Ulrich Wilhelm schlug Scolik noch zur Verlängerung durch den Rundfunkrat vor. Trotz Pandemie und Umstrukturierungen wollte er ein „arbeitsfähiges Haus“ übergeben, erklärte er
Der Wechsel in dem Topjob beim öffentlich-rechtlichen BR war eine sehr ungewöhnliche Personalentscheidung, die sich die im Februar 2021 als Intendantin gestartete Wildermuth leistete. Die Verlängerung des 63-Jährigen kurz vor dem Ausscheiden Wilhelms ging einher mit der trimedialen Umstrukturierung der BR-Programmdirektionen zum 1. Juli 2020. Der Ex-Intendant erklärt den neuen Vertrag für Scolik in der Süddeutschen Zeitung so: Er habe seinen Rückzug als Intendant erst kurz vor der Juli-Sitzung des Rundfunkrates bekannt gegeben. Dort habe man „eine gute, argumentative Debatte“ darüber geführt, ob die Personalie Scolik noch auf die Tagesordnung kommt. Er habe argumentiert, dass sein Nachfolger oder seine Nachfolgerin, damals noch nicht bekannt, beim Amtsantritt am 1. Februar 2021 sonst einen Monat später ohne Programmdirektion gewesen wäre – während Lockdown und Umstrukturierung wollte er aber ein „arbeitsfähiges Haus“ übergeben. Eine Verlängerung (per Mehrheitsbeschluss im Rundfunkrat) acht Monate vor Vertragsablauf sei überdies nicht unüblich. Er selber hab auch mit Personalien gelebt, die noch sein Vorgänger entschieden habe, meinte Wilhlem zur SZ.

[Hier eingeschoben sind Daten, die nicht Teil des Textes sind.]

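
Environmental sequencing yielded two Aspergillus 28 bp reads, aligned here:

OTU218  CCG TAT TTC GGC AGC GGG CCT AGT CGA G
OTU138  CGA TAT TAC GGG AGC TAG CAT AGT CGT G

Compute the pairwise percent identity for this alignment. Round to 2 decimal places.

71.43%

The sequences differ at positions 2 (C/G), 3 (G/A), 8 (T/A), 12 (C/G), 16 (G/T), 17 (G/A), 20 (C/A), 27 (A/T).
20 of the 28 sites match, so the percent identity is 20/28 × 100 = 71.43%.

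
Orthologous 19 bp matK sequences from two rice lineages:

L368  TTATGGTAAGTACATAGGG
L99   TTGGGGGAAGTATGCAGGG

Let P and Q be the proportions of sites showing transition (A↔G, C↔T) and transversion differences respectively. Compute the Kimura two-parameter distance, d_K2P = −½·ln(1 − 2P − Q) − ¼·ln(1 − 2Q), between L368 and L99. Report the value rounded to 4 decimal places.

Differing sites — 3:A/G (Ti); 4:T/G (Tv); 7:T/G (Tv); 13:C/T (Ti); 14:A/G (Ti); 15:T/C (Ti).
Of the 6 differences, 4 transitions and 2 transversions over 19 sites: P = 4/19 = 0.210526, Q = 2/19 = 0.105263.
d = −0.5·ln(0.473685) − 0.25·ln(0.789474) = −0.5·(-0.747213) − 0.25·(-0.236388) = 0.4327.

0.4327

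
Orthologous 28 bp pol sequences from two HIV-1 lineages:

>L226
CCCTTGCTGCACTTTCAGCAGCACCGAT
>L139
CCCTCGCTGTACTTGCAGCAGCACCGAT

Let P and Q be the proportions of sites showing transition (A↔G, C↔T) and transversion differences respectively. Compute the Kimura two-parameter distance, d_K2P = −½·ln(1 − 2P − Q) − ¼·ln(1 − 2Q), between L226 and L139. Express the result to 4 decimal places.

0.1169

The sequences differ at positions 5 (T/C, transition), 10 (C/T, transition), 15 (T/G, transversion).
Of the 3 differences, 2 transitions and 1 transversion over 28 sites: P = 2/28 = 0.071429, Q = 1/28 = 0.035714.
d = −0.5·ln(0.821428) − 0.25·ln(0.928572) = −0.5·(-0.196711) − 0.25·(-0.074107) = 0.1169.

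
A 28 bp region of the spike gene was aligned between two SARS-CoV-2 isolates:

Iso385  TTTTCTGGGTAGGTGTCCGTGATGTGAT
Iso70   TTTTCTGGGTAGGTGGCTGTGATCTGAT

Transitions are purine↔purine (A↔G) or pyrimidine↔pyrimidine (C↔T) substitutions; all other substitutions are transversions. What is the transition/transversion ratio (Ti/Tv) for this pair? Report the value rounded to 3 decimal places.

0.500

Differing sites — 16:T/G (Tv); 18:C/T (Ti); 24:G/C (Tv).
Of the 3 differences, 1 transition and 2 transversions, so Ti/Tv = 1/2 = 0.500.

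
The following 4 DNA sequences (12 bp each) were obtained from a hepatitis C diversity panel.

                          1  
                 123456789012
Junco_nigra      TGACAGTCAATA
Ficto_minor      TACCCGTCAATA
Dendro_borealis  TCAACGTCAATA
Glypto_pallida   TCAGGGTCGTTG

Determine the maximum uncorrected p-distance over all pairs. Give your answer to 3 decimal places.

0.583

Pairwise Hamming distances:
  Junco_nigra vs Ficto_minor: 3
  Junco_nigra vs Dendro_borealis: 3
  Junco_nigra vs Glypto_pallida: 6
  Ficto_minor vs Dendro_borealis: 3
  Ficto_minor vs Glypto_pallida: 7
  Dendro_borealis vs Glypto_pallida: 5
The largest is 7 mismatches, between Ficto_minor and Glypto_pallida; p = 7/12 = 0.583.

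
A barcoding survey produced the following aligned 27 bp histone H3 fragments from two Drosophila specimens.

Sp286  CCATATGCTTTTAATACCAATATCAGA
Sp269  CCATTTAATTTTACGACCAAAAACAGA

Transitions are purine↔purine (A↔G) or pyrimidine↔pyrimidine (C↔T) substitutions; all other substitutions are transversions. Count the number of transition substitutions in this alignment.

The sequences differ at positions 5 (A/T, transversion), 7 (G/A, transition), 8 (C/A, transversion), 14 (A/C, transversion), 15 (T/G, transversion), 21 (T/A, transversion), 23 (T/A, transversion).
Of the 7 differences, 1 transition and 6 transversions, so the answer is 1.

1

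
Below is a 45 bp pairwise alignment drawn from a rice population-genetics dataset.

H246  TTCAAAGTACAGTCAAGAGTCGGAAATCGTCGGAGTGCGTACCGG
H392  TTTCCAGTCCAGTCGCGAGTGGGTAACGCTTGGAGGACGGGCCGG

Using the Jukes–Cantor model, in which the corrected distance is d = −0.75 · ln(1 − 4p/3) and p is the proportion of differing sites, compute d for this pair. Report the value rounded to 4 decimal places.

The sequences differ at positions 3 (C/T), 4 (A/C), 5 (A/C), 9 (A/C), 15 (A/G), 16 (A/C), 21 (C/G), 24 (A/T), 27 (T/C), 28 (C/G), 29 (G/C), 31 (C/T), 36 (T/G), 37 (G/A), 40 (T/G), 41 (A/G).
p = 16/45 = 0.355556.
d = −0.75 · ln(1 − (4/3)·0.355556) = −0.75 · ln(0.525925) = −0.75 · (-0.642597) = 0.4819.

0.4819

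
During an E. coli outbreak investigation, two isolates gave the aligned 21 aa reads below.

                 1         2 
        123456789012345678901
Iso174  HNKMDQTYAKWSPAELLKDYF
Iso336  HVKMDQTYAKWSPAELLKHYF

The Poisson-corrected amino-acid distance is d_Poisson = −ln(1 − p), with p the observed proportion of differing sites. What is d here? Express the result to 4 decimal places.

0.1001

The sequences differ at positions 2 (N/V), 19 (D/H).
p = 2/21 = 0.095238.
d = −ln(1 − 0.095238) = −ln(0.904762) = 0.1001.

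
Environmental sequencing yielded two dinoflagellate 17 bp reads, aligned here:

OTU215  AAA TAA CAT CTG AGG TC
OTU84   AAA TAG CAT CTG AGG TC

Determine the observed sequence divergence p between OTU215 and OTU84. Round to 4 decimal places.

0.0588

A single mismatch occurs at site 6 (A↔G).
There are 1 differences over 17 sites, so p = 1/17 = 0.0588.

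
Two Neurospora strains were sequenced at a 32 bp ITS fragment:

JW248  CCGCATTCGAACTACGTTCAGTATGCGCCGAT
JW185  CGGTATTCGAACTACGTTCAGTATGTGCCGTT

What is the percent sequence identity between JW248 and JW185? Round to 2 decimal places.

Differing sites — 2:C/G; 4:C/T; 26:C/T; 31:A/T.
28 of the 32 sites match, so the percent identity is 28/32 × 100 = 87.50%.

87.50%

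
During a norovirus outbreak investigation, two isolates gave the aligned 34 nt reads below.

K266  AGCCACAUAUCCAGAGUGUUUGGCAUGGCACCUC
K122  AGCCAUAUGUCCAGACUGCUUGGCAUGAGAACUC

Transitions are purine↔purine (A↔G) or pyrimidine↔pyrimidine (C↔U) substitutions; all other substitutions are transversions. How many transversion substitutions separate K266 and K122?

3

The sequences differ at positions 6 (C/U, transition), 9 (A/G, transition), 16 (G/C, transversion), 19 (U/C, transition), 28 (G/A, transition), 29 (C/G, transversion), 31 (C/A, transversion).
Of the 7 differences, 4 transitions and 3 transversions, so the answer is 3.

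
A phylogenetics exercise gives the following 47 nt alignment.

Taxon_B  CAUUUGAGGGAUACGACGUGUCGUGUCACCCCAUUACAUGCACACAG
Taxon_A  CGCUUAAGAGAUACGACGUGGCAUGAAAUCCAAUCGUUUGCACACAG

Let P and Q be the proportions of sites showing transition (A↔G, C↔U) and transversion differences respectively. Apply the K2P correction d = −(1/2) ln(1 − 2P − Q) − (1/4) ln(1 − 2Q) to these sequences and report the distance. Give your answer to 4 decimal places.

Mismatches occur at site 2 (A↔G, transition), site 3 (U↔C, transition), site 6 (G↔A, transition), site 9 (G↔A, transition), site 21 (U↔G, transversion), site 23 (G↔A, transition), site 26 (U↔A, transversion), site 27 (C↔A, transversion), site 29 (C↔U, transition), site 32 (C↔A, transversion), site 35 (U↔C, transition), site 36 (A↔G, transition), site 37 (C↔U, transition), site 38 (A↔U, transversion).
Of the 14 differences, 9 transitions and 5 transversions over 47 sites: P = 9/47 = 0.191489, Q = 5/47 = 0.106383.
d = −0.5·ln(0.510639) − 0.25·ln(0.787234) = −0.5·(-0.672092) − 0.25·(-0.239230) = 0.3959.

0.3959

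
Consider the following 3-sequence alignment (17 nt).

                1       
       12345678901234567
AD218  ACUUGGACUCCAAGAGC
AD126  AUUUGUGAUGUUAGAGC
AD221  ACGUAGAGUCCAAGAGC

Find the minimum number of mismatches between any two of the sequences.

3

Pairwise Hamming distances:
  AD218 vs AD126: 7
  AD218 vs AD221: 3
  AD126 vs AD221: 9
The smallest is 3, between AD218 and AD221.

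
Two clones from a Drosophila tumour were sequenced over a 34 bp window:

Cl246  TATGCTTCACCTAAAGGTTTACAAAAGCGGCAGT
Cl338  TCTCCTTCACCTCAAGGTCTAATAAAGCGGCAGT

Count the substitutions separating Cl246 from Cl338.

Differing sites — 2:A/C; 4:G/C; 13:A/C; 19:T/C; 22:C/A; 23:A/T.
That gives 6 mismatches out of 34 aligned sites, so the Hamming distance is 6.

6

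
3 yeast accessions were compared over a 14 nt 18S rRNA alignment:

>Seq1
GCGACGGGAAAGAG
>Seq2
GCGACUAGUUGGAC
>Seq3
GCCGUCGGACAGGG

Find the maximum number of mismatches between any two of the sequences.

10

Pairwise Hamming distances:
  Seq1 vs Seq2: 6
  Seq1 vs Seq3: 6
  Seq2 vs Seq3: 10
The largest is 10, between Seq2 and Seq3.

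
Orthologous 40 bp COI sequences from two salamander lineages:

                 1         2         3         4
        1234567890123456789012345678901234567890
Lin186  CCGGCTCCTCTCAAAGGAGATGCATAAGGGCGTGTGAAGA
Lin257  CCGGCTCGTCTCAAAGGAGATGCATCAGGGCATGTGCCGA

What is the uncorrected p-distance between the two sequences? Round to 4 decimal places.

0.1250

The sequences differ at positions 8 (C/G), 26 (A/C), 32 (G/A), 37 (A/C), 38 (A/C).
There are 5 differences over 40 sites, so p = 5/40 = 0.1250.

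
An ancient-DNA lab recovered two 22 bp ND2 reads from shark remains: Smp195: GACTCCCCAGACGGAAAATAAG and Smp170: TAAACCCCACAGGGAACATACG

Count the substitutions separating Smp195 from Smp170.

7

Differing sites — 1:G/T; 3:C/A; 4:T/A; 10:G/C; 12:C/G; 17:A/C; 21:A/C.
That gives 7 mismatches out of 22 aligned sites, so the Hamming distance is 7.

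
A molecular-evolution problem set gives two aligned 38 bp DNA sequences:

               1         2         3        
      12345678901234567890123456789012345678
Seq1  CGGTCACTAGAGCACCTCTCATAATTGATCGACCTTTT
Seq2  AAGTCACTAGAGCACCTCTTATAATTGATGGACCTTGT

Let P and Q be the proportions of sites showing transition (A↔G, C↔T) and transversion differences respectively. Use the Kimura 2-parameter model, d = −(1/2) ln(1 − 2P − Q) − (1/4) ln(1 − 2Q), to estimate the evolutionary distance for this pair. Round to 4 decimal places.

0.1448

Differing sites — 1:C/A (Tv); 2:G/A (Ti); 20:C/T (Ti); 30:C/G (Tv); 37:T/G (Tv).
Of the 5 differences, 2 transitions and 3 transversions over 38 sites: P = 2/38 = 0.052632, Q = 3/38 = 0.078947.
d = −0.5·ln(0.815789) − 0.25·ln(0.842106) = −0.5·(-0.203600) − 0.25·(-0.171849) = 0.1448.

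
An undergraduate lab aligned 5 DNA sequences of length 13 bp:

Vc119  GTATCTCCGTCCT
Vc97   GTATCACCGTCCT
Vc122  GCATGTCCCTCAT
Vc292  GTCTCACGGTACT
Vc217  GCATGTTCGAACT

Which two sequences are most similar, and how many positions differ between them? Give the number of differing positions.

1

Pairwise Hamming distances:
  Vc119 vs Vc97: 1
  Vc119 vs Vc122: 4
  Vc119 vs Vc292: 4
  Vc119 vs Vc217: 5
  Vc97 vs Vc122: 5
  Vc97 vs Vc292: 3
  Vc97 vs Vc217: 6
  Vc122 vs Vc292: 8
  Vc122 vs Vc217: 5
  Vc292 vs Vc217: 7
The smallest is 1, between Vc119 and Vc97.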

Im Sender sagten bei Scoliks Ausscheiden viele, dass Wildermuth und er recht unterschiedliche Vorstellungen hatten. Der Wiener war 2016 vom ORF in Wien zum BR gekommen, damals als Fernsehdirektor.

Von links: Ilse Aigner (Vorsitzende Verwaltungsrat, Bayerischer Rundfunk), Godehard Ruppert (Vorsitzender Rundfunkrat, BR) und Katja Wildermuth (Intendantin, BR).
BR-Sprecher Huber sagte zur Vertragsauflösung nun der dpa: „Die Vereinbarung wurde von dem dafür zuständigen Gremium, dem Verwaltungsrat des BR, nach Prüfung genehmigt“.
Die Vorsitzende des zuständigen BR-Verwaltungsrates, Bayerns Landtagspräsidentin Ilse Aigner (CSU), wollte auf Anfrage nichts zu den Konditionen der Trennung sagen. „Da hierüber Stillschweigen vereinbart wurde, werde auch ich mich daran halten.“ Zugleich betonte sie wie auch zuvor in der SZ: „Ich kann mir aber vorstellen, künftig - im Sinne von öffentlicher Transparenz - im Einzelfall durchaus anders zu verfahren.“
Der viel größere Aufreger scheint aber ohnehin der Neubau des Bayerischen Rundfunks als „Campus Freimann“ zu sein, wohin in den nächsten Jahren mehr als 1000 Mitarbeiter zeihen werden. Hauptdiskussionspunkt dabei: eine Kantinenerweiterung um 15, 5 Millionen.